The reason I wrote this follow up is I’m concerned that people have to be “amplified” to be heard, or otherwise they are allowed to fall through the cracks. Many people just on Daily Kos are living on the edge. I’ve been mostly unemployed (a little under-the-table work) for three years. I won’t go into my litany of problems (but feel free to read through my diaries if your curious) - the point is that I read diaries and comments from people in similar extreme situations every day. They, too, have been going without help they need for a while. They, too, have gotten to the point where they are going on the web and shouting their problems, hoping that someone, anyone will start listening. All the cries for help create a lot of noise, so people who could help just tune out.
It’s not just a matter of whether you are articulate enough to communicate your problems. I would say most people who participate in the blogosphere have above-average communication skills: they already have a major advantage over the significant portion of the population that can barely read, who can’t advocate for themselves or interest anyone in advocating for them, and are therefore invisible. At this point, though, you have to scream to be heard. You have to have a following as a writer (a “rec box regular”), media contacts, or access to mailing lists that will get the word out. You have to be willing to do shocking things, use profanity, wave huge multi-colored flags. If you want to hold on to your dignity as the one thing you have left, you’re out of luck. The message the world is sending is give us all a good show, or you aren’t working hard enough to deserve our help.
This state of affairs depresses the hell out of me. I mentioned in a comment before that I was wavering about voting for the Democratic candidate in my state (though the Republican in office is beyond awful), because he gave me the impression that keeping people from falling through the cracks wasn’t part of his platform. Good policy is important, and in theory progressive policy helps more people in the aggregate, but I want political representatives who are also willing to address the flaws in their policy. Instead of worrying that people might “come out of the woodwork” to take advantage of programs, a good political representative should be wondering what is going on with people while they’re still in the woodwork and being ignored.

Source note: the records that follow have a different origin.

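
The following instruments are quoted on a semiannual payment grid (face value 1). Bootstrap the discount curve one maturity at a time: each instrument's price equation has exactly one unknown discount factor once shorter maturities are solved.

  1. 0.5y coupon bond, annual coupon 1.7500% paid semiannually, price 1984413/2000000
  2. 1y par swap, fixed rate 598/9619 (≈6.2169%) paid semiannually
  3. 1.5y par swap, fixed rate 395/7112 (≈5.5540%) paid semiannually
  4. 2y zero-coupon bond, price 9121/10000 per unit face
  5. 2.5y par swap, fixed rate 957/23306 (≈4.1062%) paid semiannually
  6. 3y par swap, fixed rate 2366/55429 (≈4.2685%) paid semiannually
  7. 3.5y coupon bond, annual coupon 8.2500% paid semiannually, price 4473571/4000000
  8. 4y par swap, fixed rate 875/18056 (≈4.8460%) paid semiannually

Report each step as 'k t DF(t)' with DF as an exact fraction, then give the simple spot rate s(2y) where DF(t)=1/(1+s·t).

1 1/2 2459/2500
2 1 4701/5000
3 3/2 921/1000
4 2 9121/10000
5 5/2 9043/10000
6 3 8817/10000
7 7/2 1709/2000
8 4 33/40
s(2y) = (1/(9121/10000) − 1)/(2) = 879/18242 ≈ 4.8186%

step 1 [0.5y] bond c/2=7/800: DF=(1984413/2000000 − 7/800·(0))/(1+7/800) = 2459/2500 ≈ 0.983600
step 2 [1y] swap r/2=299/9619: DF=(1 − 299/9619·(0.983600))/(1+299/9619) = 4701/5000 ≈ 0.940200
step 3 [1.5y] swap r/2=395/14224: DF=(1 − 395/14224·(0.983600+0.940200))/(1+395/14224) = 921/1000 ≈ 0.921000
step 4 [2y] zero: DF = P = 9121/10000 ≈ 0.912100
step 5 [2.5y] swap r/2=957/46612: DF=(1 − 957/46612·(0.983600+0.940200+0.921000+0.912100))/(1+957/46612) = 9043/10000 ≈ 0.904300
step 6 [3y] swap r/2=1183/55429: DF=(1 − 1183/55429·(0.983600+0.940200+0.921000+0.912100+0.904300))/(1+1183/55429) = 8817/10000 ≈ 0.881700
step 7 [3.5y] bond c/2=33/800: DF=(4473571/4000000 − 33/800·(0.983600+0.940200+0.921000+0.912100+0.904300+0.881700))/(1+33/800) = 1709/2000 ≈ 0.854500
step 8 [4y] swap r/2=875/36112: DF=(1 − 875/36112·(0.983600+0.940200+0.921000+0.912100+0.904300+0.881700+0.854500))/(1+875/36112) = 33/40 ≈ 0.825000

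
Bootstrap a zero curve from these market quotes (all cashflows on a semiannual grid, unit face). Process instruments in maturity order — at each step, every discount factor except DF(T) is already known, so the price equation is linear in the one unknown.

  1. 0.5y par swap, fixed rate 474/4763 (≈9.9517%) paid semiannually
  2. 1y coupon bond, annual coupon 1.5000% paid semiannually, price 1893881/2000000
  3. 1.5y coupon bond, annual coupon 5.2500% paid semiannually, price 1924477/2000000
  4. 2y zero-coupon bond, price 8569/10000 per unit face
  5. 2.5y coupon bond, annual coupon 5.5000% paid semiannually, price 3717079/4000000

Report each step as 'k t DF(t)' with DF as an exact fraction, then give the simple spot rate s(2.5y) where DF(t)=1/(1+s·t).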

The implication is that the system is okay as long as people suffer and die quietly.
It’s up to us, the voters, to let our political representatives know that there are no “acceptable numbers” of people falling through the cracks. It’s up to us to tell our political representatives that we will vote for the one wants to help real people and seal the cracks instead of just orating about policy.
AllisonInSeattle made an important comment that this is one of the strengths of the Red State outlook. People in the largely red rural areas use small churches and civic organizations to try to cover the cracks, even though they often have meager resources as a community. In urban “Blue” areas, people are often isolated, and while they vote for the party that’s promising to do the right thing, that promise is often empty as far as individual lives are concerned.
In sum, I hope the efforts that Kossacks made that today to help people in dire straits will spark a larger discussion about how to reach out to the people who have no voice at all.